From the original L. Frank Baum novel to the 1939 musical movie version of THE WIZARD OF OZ, the tale of Dorothy Gale, her dog Toto and three misfits who deemed themselves incomplete without a physical brain, heart and courage could easily be called the quintessential American fantasy epic. Like Middle Earth is England in simpler, more magical times, Oz is an expression of Retro-Americana Midwestern know-how and whimsy. And that spunky little girl from Kansas, like her prairie counterpart Laura Ingalls Wilder, is an uniquely all-American heroine.

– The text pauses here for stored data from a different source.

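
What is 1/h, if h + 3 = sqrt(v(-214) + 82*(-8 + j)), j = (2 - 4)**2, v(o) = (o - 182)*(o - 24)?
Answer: 3/93911 + 4*sqrt(5870)/93911 ≈ 0.0032953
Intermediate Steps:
v(o) = (-182 + o)*(-24 + o)
j = 4 (j = (-2)**2 = 4)
h = -3 + 4*sqrt(5870) (h = -3 + sqrt((4368 + (-214)**2 - 206*(-214)) + 82*(-8 + 4)) = -3 + sqrt((4368 + 45796 + 44084) + 82*(-4)) = -3 + sqrt(94248 - 328) = -3 + sqrt(93920) = -3 + 4*sqrt(5870) ≈ 303.46)
1/h = 1/(-3 + 4*sqrt(5870))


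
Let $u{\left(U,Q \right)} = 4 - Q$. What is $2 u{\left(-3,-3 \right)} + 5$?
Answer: $19$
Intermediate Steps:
$2 u{\left(-3,-3 \right)} + 5 = 2 \left(4 - -3\right) + 5 = 2 \left(4 + 3\right) + 5 = 2 \cdot 7 + 5 = 14 + 5 = 19$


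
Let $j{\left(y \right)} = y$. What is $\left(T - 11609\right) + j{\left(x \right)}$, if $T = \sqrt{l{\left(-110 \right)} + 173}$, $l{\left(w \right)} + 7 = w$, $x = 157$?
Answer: $-11452 + 2 \sqrt{14} \approx -11445.0$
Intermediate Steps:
$l{\left(w \right)} = -7 + w$
$T = 2 \sqrt{14}$ ($T = \sqrt{\left(-7 - 110\right) + 173} = \sqrt{-117 + 173} = \sqrt{56} = 2 \sqrt{14} \approx 7.4833$)
$\left(T - 11609\right) + j{\left(x \right)} = \left(2 \sqrt{14} - 11609\right) + 157 = \left(-11609 + 2 \sqrt{14}\right) + 157 = -11452 + 2 \sqrt{14}$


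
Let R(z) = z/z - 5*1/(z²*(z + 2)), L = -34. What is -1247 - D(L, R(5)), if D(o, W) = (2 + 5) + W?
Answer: -43924/35 ≈ -1255.0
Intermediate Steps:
R(z) = 1 - 5/(z²*(2 + z)) (R(z) = 1 - 5*1/(z²*(2 + z)) = 1 - 5/(z²*(2 + z)))
D(o, W) = 7 + W
-1247 - D(L, R(5)) = -1247 - (7 + (-5 + 5³ + 2*5²)/(5²*(2 + 5))) = -1247 - (7 + (1/25)*(-5 + 125 + 2*25)/7) = -1247 - (7 + (1/25)*(⅐)*(-5 + 125 + 50)) = -1247 - (7 + (1/25)*(⅐)*170) = -1247 - (7 + 34/35) = -1247 - 1*279/35 = -1247 - 279/35 = -43924/35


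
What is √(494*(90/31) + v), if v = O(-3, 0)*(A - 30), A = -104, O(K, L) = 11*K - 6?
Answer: √6400446/31 ≈ 81.610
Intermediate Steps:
O(K, L) = -6 + 11*K
v = 5226 (v = (-6 + 11*(-3))*(-104 - 30) = (-6 - 33)*(-134) = -39*(-134) = 5226)
√(494*(90/31) + v) = √(494*(90/31) + 5226) = √(44460/31 + 5226) = √(206466/31) = √6400446/31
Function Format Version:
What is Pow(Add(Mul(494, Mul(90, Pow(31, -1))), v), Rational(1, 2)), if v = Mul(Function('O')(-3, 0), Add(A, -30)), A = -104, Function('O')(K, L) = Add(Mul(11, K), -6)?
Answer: Mul(Rational(1, 31), Pow(6400446, Rational(1, 2))) ≈ 81.610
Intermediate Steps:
Function('O')(K, L) = Add(-6, Mul(11, K))
v = 5226 (v = Mul(Add(-6, Mul(11, -3)), Add(-104, -30)) = Mul(Add(-6, -33), -134) = Mul(-39, -134) = 5226)
Pow(Add(Mul(494, Mul(90, Pow(31, -1))), v), Rational(1, 2)) = Pow(Add(Mul(494, Mul(90, Pow(31, -1))), 5226), Rational(1, 2)) = Pow(Add(Mul(494, Mul(90, Rational(1, 31))), 5226), Rational(1, 2)) = Pow(Add(Mul(494, Rational(90, 31)), 5226), Rational(1, 2)) = Pow(Add(Rational(44460, 31), 5226), Rational(1, 2)) = Pow(Rational(206466, 31), Rational(1, 2)) = Mul(Rational(1, 31), Pow(6400446, Rational(1, 2)))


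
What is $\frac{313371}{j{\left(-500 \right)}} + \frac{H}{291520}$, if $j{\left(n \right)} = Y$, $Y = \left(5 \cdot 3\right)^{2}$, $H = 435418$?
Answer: $\frac{1016132033}{728800} \approx 1394.3$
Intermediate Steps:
$Y = 225$ ($Y = 15^{2} = 225$)
$j{\left(n \right)} = 225$
$\frac{313371}{j{\left(-500 \right)}} + \frac{H}{291520} = \frac{313371}{225} + \frac{435418}{291520} = 313371 \cdot \frac{1}{225} + 435418 \cdot \frac{1}{291520} = \frac{34819}{25} + \frac{217709}{145760} = \frac{1016132033}{728800}$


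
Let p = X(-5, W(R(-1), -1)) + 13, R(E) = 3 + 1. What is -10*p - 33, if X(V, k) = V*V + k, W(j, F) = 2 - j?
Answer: -393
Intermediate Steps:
R(E) = 4
X(V, k) = k + V² (X(V, k) = V² + k = k + V²)
p = 36 (p = ((2 - 1*4) + (-5)²) + 13 = ((2 - 4) + 25) + 13 = (-2 + 25) + 13 = 23 + 13 = 36)
-10*p - 33 = -10*36 - 33 = -360 - 33 = -393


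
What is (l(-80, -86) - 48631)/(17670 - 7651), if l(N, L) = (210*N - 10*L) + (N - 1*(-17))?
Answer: -64634/10019 ≈ -6.4511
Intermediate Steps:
l(N, L) = 17 - 10*L + 211*N (l(N, L) = (-10*L + 210*N) + (N + 17) = (-10*L + 210*N) + (17 + N) = 17 - 10*L + 211*N)
(l(-80, -86) - 48631)/(17670 - 7651) = ((17 - 10*(-86) + 211*(-80)) - 48631)/(17670 - 7651) = ((17 + 860 - 16880) - 48631)/10019 = (-16003 - 48631)*(1/10019) = -64634*1/10019 = -64634/10019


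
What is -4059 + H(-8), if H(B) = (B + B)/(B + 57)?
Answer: -198907/49 ≈ -4059.3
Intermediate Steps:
H(B) = 2*B/(57 + B) (H(B) = (2*B)/(57 + B) = 2*B/(57 + B))
-4059 + H(-8) = -4059 + 2*(-8)/(57 - 8) = -4059 + 2*(-8)/49 = -4059 + 2*(-8)*(1/49) = -4059 - 16/49 = -198907/49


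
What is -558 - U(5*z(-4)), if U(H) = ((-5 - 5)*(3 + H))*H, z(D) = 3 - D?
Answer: 12742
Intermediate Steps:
U(H) = H*(-30 - 10*H) (U(H) = (-10*(3 + H))*H = (-30 - 10*H)*H = H*(-30 - 10*H))
-558 - U(5*z(-4)) = -558 - (-10)*5*(3 - 1*(-4))*(3 + 5*(3 - 1*(-4))) = -558 - (-10)*5*(3 + 4)*(3 + 5*(3 + 4)) = -558 - (-10)*5*7*(3 + 5*7) = -558 - (-10)*35*(3 + 35) = -558 - (-10)*35*38 = -558 - 1*(-13300) = -558 + 13300 = 12742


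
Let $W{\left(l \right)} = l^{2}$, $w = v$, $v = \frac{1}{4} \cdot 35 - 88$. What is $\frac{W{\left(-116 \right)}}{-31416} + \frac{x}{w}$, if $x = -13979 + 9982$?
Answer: $\frac{62251682}{1244859} \approx 50.007$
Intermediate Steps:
$v = - \frac{317}{4}$ ($v = \frac{1}{4} \cdot 35 - 88 = \frac{35}{4} - 88 = - \frac{317}{4} \approx -79.25$)
$w = - \frac{317}{4} \approx -79.25$
$x = -3997$
$\frac{W{\left(-116 \right)}}{-31416} + \frac{x}{w} = \frac{\left(-116\right)^{2}}{-31416} - \frac{3997}{- \frac{317}{4}} = 13456 \left(- \frac{1}{31416}\right) - - \frac{15988}{317} = - \frac{1682}{3927} + \frac{15988}{317} = \frac{62251682}{1244859}$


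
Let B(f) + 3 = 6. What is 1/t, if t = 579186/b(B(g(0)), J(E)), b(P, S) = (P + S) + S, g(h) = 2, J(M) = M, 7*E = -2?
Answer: 17/4054302 ≈ 4.1931e-6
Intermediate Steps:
E = -2/7 (E = (⅐)*(-2) = -2/7 ≈ -0.28571)
B(f) = 3 (B(f) = -3 + 6 = 3)
b(P, S) = P + 2*S
t = 4054302/17 (t = 579186/(3 + 2*(-2/7)) = 579186/(3 - 4/7) = 579186/(17/7) = 579186*(7/17) = 4054302/17 ≈ 2.3849e+5)
1/t = 1/(4054302/17) = 17/4054302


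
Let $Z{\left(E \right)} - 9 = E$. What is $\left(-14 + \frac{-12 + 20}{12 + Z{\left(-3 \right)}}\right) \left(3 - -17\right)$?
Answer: $- \frac{2440}{9} \approx -271.11$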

That is, until Gregory Maguire turned that heroine’s journey on its head, gave the Wicked Witch of the West a name, Elphaba, and had the chutzpah to suggest that things went down considerably differently and were rewritten by a government-run, propagandist media, as it were. (Shades of contemporary media politics? Well, the original Oz may have had some circa 1990 political satire between its pages, too.) The Broadway version of Maguire’s novel WICKED is more a twist on the familiar movie than the book, and whether or not you approve of tampering with a classic, the imaginative sets and costumes look even more magical on the Fabulous Fox Theatre stage, where it opens today and will be playing through Oct. 9 as part of the Broadway Across America series.

WICKED focuses on who’s the real good witch and who’s the real bad witch. But actor Mark Jacoby, a Georgia State University alumnus, got to tackle the conundrum of an all-American carnie man who landed in Oz accidentally and found himself, thanks to his seemingly magical balloon-borne arrival, declared Wizard and ruler of the capitol Emerald City. Jacoby is no stranger to playing sympathetic villains, having donned the mask of the PHANTOM OF THE OPERA for three years on Broadway. He’s also stepped into the shoes of many of American musical theater’s most iconic characters including SHOWBOAT’s Gaylord Ravenal (Tony Award nomination for Harold Prince revival), FIDDLER ON THE ROOF’s Tevye (Barrymore Award) and Father in the original Broadway run of RAGTIME. ATLRetro caught up with Mark recently to find out how he approached America’s most famous humbug in this villain-friendly version of Oz.

How is the character of the Wizard different in WICKED than in the 1939 movie WIZARD OF OZ and even the book? Do you think it is different? One of the intriguing things about this piece is how it’s been overlaid on the story we’re all so familiar with, mostly from the movie WIZARD OF OZ. They are the same people theoretically in context. You’re just looking at them from a different angle. I suppose an actor doesn’t have to take that literally. He can do what he wants. But I tend to think and the powers that be also do, that I should approach him as the same character we encountered in THE WIZARD OF OZ.  You just find out different things, and different things are emphasized. He’s flushed out a bit more. There’s more explanation as to how he got there, why he’s there, and what makes him tick.

The Wizard's dramatic counterfeit persona from the original Broadway company of WICKED. Photo © Joan Marcus.

I think the Wizard of Oz was someone who was in the right place at at the right time or the wrong place at the wrong time, whichever way you look at it. He’s regarded by the people of Oz as somewhat supernatural. As he says, I never asked for this, I was just blown here by the wings of chance. One could take that literally or is he telling a story? I choose to think he is talking literally. He has wound up in this situation, but he wasn’t malevolent. He wasn’t planning to become a tyrant or anyone overbearing with the population, but now he’s stuck with it. I’m not saying he’s a perfect man. He got hooked with all the adulation and all the power and all he has to do to maintain it.